10 décembre 2018
Paris brûle t-il?

Dans le théâtre classique français, une pièce comprend cinq actes. L’Acte IV ce samedi 8 décembre 2018 a évité les morts annoncés par l’Elysée, pas les bavures ni les blessés. Le reportage d’Envoyé Spécial sur France 2 ce jeudi soir est édifiant, montrant les mutilations dont ont été l’objet des gilets jaunes pacifistes comme cette étudiante en philosophie qui a perdu un oeil sur les Champs Elysées ou encore Antoine qui a eu la main pulvérisée par une grenade à Bordeaux, sans compter cette femme main en l’air sur laquelle on tire un flashball en plein ventre.  En débutant sa prise de parole si attendue (23 millions de téléspectateurs, mieux que la Finale de la Coupe du monde de foot) par des félicitations aux forces de l’ordre, Emmanuel Macron continue sa marche dans le mur. Et ce n’est pas l’édito de commande d’Hervé Gattegno dans le JDD (qui aurait mieux fait de rester chez Vanity Fair à lire sa charge contre les Gilets jaunes) « La France se nuit »-évoquant des « scènes barbares » de la part des casseurs qui va faire changer d’avis ces Gilets jaunes qui recueilleraient 12 % des votes aux prochaines européennes selon un sondage Ipsos. Ni les lycéens même pas évoqués dans l’allocution, forcés de s’agenouiller les mains sur la tête comme ces jeunes de Mante la Jolie, sous les quolibets d’un CRS « voilà une classe bien sage », une scène rappelant les pires images de prisonniers à Guantanamo, cela n’en déplaise au pseudo philosophe Raphäel Enthoven, qui a osé tweeter: « J’appelle connard celui qui s’agenouille sans qu’on l’y contraigne.
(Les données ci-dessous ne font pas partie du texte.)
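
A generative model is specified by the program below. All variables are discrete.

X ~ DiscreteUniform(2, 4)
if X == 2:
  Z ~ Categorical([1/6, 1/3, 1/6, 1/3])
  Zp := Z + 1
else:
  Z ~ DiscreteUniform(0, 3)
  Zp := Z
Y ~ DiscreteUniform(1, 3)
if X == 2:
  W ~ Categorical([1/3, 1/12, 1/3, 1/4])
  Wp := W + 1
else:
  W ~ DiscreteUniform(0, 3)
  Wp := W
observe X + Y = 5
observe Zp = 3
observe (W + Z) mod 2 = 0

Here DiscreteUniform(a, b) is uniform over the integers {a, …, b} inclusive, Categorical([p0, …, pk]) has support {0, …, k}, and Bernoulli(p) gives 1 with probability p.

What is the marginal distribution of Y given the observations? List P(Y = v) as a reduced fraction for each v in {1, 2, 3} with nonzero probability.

P(Y=1) = 9/26, P(Y=2) = 9/26, P(Y=3) = 4/13

Enumerate traces; 6 have nonzero weight after conditioning:
  (X=2, Z=2, Y=3, W=0) weight 1/162
  (X=2, Z=2, Y=3, W=2) weight 1/162
  (X=3, Z=3, Y=2, W=1) weight 1/144
  (X=3, Z=3, Y=2, W=3) weight 1/144
  (X=4, Z=3, Y=1, W=1) weight 1/144
  (X=4, Z=3, Y=1, W=3) weight 1/144
Group by Y:
  weight(Y=1) = 1/72
  weight(Y=2) = 1/72
  weight(Y=3) = 1/81
Total weight = 1/72 + 1/72 + 1/81 = 13/324
P(Y=1 | obs) = 1/72 / 13/324 = 9/26
P(Y=2 | obs) = 1/72 / 13/324 = 9/26
P(Y=3 | obs) = 1/81 / 13/324 = 4/13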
Et qui prend ça pour de la subversion, alors qu’il offre l’image d’une servitude volontaire. » Les lycéens, qui continuent à occuper leurs établissements pour protester contre un Ministère de l’Education 2.0 avec les ratés de Parcoursup et pour défendre les étudiants étrangers qui ne pourront pas s’offrir la France avec des frais d’inscription qui ont augmenté pour la rentrée prochaine de 1000 %, apprécieront. 

Dégradations ciblées

Le gouvernement avait promis « des morts » samedi dernier, il y a eu des roses blanches offertes aux CRS. Paris avait ce 8 décembre 2018, loin des bavures sur les Champs Elysées,  des airs de ville sans voiture, sans lumières, sans consumérisme, bref une journée empreinte carbone zéro. Une journée « verte » comme on en rêverait après la Journée mondiale du climat de la veille, avec toutefois quelques saccages comme ce Go Sport étonnamment non protégé place de la République et qui a vu s’envoler maillots de l’équipe de France-95 euros le morceau de tissu synthétique aux deux étoiles et autres Nike fabriquées par des enfants à l’autre bout du monde-sans passage à la caisse.  Mais pour l’un d’eux assistant à la scène, cela a finit la bouche en sang, une dizaine de dents cassés (décidément c’est une manie cf mon placage pendant la COP21-lire article) ayant eu la malchance d’être chopé par des CRS-SS équipés comme des ninjas. Un café Starbuck a lui été vandalisé à Saint Lazare; aucun mug volé, juste un tag: « Paye tes impôts en France »; sans doute son auteur avait-il vu le documentaire de Luc Hermann et Gilles Bovon,Starbuck sans filtre diffusé sur Arte en août 2018 qui dénonçait les conditions abjectes de travail de ses employés, son Greenwashing  et son optimalisation fiscale.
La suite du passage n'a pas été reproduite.